Editor, Southwest Farm Press

Shelley Huguley has been involved in agriculture for the last 25 years. She began her career in agricultural communications at the Texas Forest Service West Texas Nursery in Lubbock, where she developed and produced the Windbreak Quarterly, a newspaper about windbreak trees and their benefit to wildlife, production agriculture and livestock operations. While with the Forest Service she also served as an information officer and team leader on fires during the 1998 fire season and later produced the Firebrands newsletter that was distributed quarterly throughout Texas to Volunteer Fire Departments. Her most personal involvement in agriculture also came in 1998, when she married the love of her life and cotton farmer Preston Huguley of Olton, Texas.

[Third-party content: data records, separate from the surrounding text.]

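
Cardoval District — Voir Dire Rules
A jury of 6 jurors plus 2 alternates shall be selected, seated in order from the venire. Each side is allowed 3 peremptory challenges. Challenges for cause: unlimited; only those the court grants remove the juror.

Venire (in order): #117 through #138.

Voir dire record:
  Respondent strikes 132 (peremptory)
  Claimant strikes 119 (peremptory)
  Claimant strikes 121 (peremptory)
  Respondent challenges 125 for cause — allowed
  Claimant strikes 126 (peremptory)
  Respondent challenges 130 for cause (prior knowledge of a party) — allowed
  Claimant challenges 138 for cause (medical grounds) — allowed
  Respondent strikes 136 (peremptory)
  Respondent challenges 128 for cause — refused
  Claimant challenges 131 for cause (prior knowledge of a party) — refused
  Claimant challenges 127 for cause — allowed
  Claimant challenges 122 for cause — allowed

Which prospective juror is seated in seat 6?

Removed: #119, #121, #122, #125, #126, #127, #130, #132, #136, #138. (#128, #131 stay — for-cause denied.)
Seating in order: seats 1–6 → #117, #118, #120, #123, #124, #128; alternates → #129, #131.
So seat 6 is #128.

128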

As a farmwife, she knows first-hand the ups and downs of farming, the endless decisions made each season based on “if” it rains, “if” the drought continues, “if” the market holds. She is the bookkeeper for their family farming operation and cherishes moments on the farm such as taking harvest meals to the field or starting a sprinkler in the summer with the whole family lending a hand. Shelley has also freelanced for agricultural companies such as Olton CO-OP Gin, producing the newsletter Cotton Connections while also designing marketing materials to promote the gin. She has published articles in agricultural publications such as Southwest Farm Press while also volunteering her marketing and writing skills to non-profit organizations such as Refuge Services, an equine-assisted therapy group in Lubbock. She and her husband reside in Olton with their three children Breely, Brennon and HalleeKate.